Unfortunately dementia and Alzheimer's can happen to anyone . Unfortunately it's the people who love the person it effects more as the person does realise what's happening and eventually they lose who they are . It's cruel and the only relief for them and those that love them comes when they die. My mom was 90 when she died .

Please look after yourself and get support things are only going to get worse.

Marydoll Mon 27-Mar-23 06:56:08

Am I the only poster, who feels uncomfortable with the OP being told that her husband may have Alzheimer's?
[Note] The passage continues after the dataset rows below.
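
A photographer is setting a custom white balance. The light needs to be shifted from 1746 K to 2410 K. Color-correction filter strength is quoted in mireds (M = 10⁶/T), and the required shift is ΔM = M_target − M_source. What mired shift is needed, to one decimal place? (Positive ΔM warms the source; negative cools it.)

-157.8 mireds

M_source = 10⁶/1746 = 572.738; M_target = 10⁶/2410 = 414.938.
ΔM = 414.938 − 572.738 = -157.800 → -157.8 mireds, a cooling shift.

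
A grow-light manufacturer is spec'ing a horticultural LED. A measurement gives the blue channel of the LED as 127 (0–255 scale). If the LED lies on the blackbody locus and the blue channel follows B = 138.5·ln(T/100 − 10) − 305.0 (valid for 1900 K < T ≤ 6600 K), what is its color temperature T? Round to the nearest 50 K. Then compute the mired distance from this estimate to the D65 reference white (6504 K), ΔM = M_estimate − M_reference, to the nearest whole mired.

ln(t − 10) = (127 + 305.0) / 138.5 = 3.1191.
t − 10 = e^3.1191 = 22.627, so t = 32.627.
T = 100·t = 3263 K → 3250 K to the nearest 50 K.
M_estimate = 10⁶/3250 = 307.69; M_reference = 10⁶/6504 = 153.75.
ΔM = 307.69 − 153.75 = 153.94 → +154 mireds.

+154 mireds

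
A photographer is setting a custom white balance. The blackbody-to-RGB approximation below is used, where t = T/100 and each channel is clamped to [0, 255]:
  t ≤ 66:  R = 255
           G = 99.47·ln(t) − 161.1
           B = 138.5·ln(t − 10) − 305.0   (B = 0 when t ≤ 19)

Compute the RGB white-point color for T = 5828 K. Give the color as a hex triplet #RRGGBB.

t = 5828/100 = 58.28; the t ≤ 66 branch applies.
R = 255 by definition for t ≤ 66.
G = 99.47·ln 58.28 − 161.1 = 99.47·4.0653 − 161.1 = 243.271.
B = 138.5·ln(58.28 − 10) − 305.0 = 138.5·ln 48.28 − 305.0 = 138.5·3.8770 − 305.0 = 231.967.
Rounded: (255, 243, 232).
In hex: #FFF3E8.

#FFF3E8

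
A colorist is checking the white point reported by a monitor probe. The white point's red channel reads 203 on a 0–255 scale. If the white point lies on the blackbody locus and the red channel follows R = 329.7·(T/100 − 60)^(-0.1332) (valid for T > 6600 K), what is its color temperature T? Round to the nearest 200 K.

9800 K

(t − 60)^(-0.1332) = 203/329.7 = 0.61571.
t − 60 = 0.61571^(1/-0.1332) = 0.61571^(-7.508) = 38.129, so t = 98.129.
T = 100·t = 9813 K → 9800 K to the nearest 200 K.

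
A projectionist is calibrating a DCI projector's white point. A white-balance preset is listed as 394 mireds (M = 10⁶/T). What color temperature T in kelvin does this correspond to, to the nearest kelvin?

T = 10⁶ / 394 = 2538.07 K → 2538 K.

2538 K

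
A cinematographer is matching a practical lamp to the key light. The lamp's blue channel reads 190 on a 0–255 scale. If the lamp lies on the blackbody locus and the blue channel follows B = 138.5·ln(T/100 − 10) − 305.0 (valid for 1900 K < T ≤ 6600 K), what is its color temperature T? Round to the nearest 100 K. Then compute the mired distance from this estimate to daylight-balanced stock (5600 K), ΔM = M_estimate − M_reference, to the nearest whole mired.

+39 mireds

ln(t − 10) = (190 + 305.0) / 138.5 = 3.5740.
t − 10 = e^3.5740 = 35.659, so t = 45.659.
T = 100·t = 4566 K → 4600 K to the nearest 100 K.
M_estimate = 10⁶/4600 = 217.39; M_reference = 10⁶/5600 = 178.57.
ΔM = 217.39 − 178.57 = 38.82 → +39 mireds.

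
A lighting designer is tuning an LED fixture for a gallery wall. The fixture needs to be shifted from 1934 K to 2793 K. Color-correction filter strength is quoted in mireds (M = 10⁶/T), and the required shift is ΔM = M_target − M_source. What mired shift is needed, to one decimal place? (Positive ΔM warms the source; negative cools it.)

M_source = 10⁶/1934 = 517.063; M_target = 10⁶/2793 = 358.038.
ΔM = 358.038 − 517.063 = -159.025 → -159.0 mireds, a cooling shift.

-159.0 mireds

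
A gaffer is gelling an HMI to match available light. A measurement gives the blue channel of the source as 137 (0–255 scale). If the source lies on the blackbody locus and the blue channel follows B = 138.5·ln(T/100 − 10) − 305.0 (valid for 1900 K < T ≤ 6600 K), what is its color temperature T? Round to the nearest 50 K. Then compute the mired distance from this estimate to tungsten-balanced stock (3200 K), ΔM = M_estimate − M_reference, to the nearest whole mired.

-23 mireds

ln(t − 10) = (137 + 305.0) / 138.5 = 3.1913.
t − 10 = e^3.1913 = 24.321, so t = 34.321.
T = 100·t = 3432 K → 3450 K to the nearest 50 K.
M_estimate = 10⁶/3450 = 289.86; M_reference = 10⁶/3200 = 312.50.
ΔM = 289.86 − 312.50 = -22.64 → -23 mireds.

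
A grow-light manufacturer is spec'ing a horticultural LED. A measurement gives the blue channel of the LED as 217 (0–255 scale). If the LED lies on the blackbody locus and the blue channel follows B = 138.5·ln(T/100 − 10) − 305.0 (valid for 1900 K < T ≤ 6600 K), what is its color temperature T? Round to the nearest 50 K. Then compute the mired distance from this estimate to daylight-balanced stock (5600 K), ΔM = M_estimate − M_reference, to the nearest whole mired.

+8 mireds

ln(t − 10) = (217 + 305.0) / 138.5 = 3.7690.
t − 10 = e^3.7690 = 43.335, so t = 53.335.
T = 100·t = 5333 K → 5350 K to the nearest 50 K.
M_estimate = 10⁶/5350 = 186.92; M_reference = 10⁶/5600 = 178.57.
ΔM = 186.92 − 178.57 = 8.34 → +8 mireds.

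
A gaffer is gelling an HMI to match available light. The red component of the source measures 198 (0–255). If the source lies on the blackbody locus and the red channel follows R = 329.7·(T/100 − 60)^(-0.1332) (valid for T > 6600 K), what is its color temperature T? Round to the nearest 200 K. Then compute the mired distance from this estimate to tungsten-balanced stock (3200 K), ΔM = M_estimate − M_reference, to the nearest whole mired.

(t − 60)^(-0.1332) = 198/329.7 = 0.60055.
t − 60 = 0.60055^(1/-0.1332) = 0.60055^(-7.508) = 45.980, so t = 105.980.
T = 100·t = 10598 K → 10600 K to the nearest 200 K.
M_estimate = 10⁶/10600 = 94.34; M_reference = 10⁶/3200 = 312.50.
ΔM = 94.34 − 312.50 = -218.16 → -218 mireds.

-218 mireds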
There could be other reasons for his behaviour.

I'm sure she already has suspicions of what may be wrong, but it is not our place to diagnose, nor speculate.
We are not doctors, nor do we know the person involved.

The OP asked for advice, which is that he should stop driving and see a GP ASAP.

Juliet27 Mon 27-Mar-23 07:11:04

All really well put Marydoll.

kittylester Mon 27-Mar-23 07:21:23

No you are not MD. It could be lots of other things too.

There have been good suggestions for a course of action and I would also suggest that the OP contact and express her concerns to her DH's GP (who should listen to her but not divulge any information) and try to get the GP to invite her husband in for a 'routine' check up.

And, lose the car keys.

sodapop Mon 27-Mar-23 08:20:34

Agree Marydoll as I said up thread it's not for Gransnet to make a diagnosis.

Marydoll Mon 27-Mar-23 08:41:43

Thank for those who agreed with me. I thought I might get shot down!

My mother had Alzheimers and my father, vascular dementia, this made me feel very uncomfortable reading this thread. It took a long time, before either had a diagnosis.
Despite me constantly nagging contacting her GP, it wasn't until my mother was admitted to hospital with a broken hip that she was assessed and diagnosed.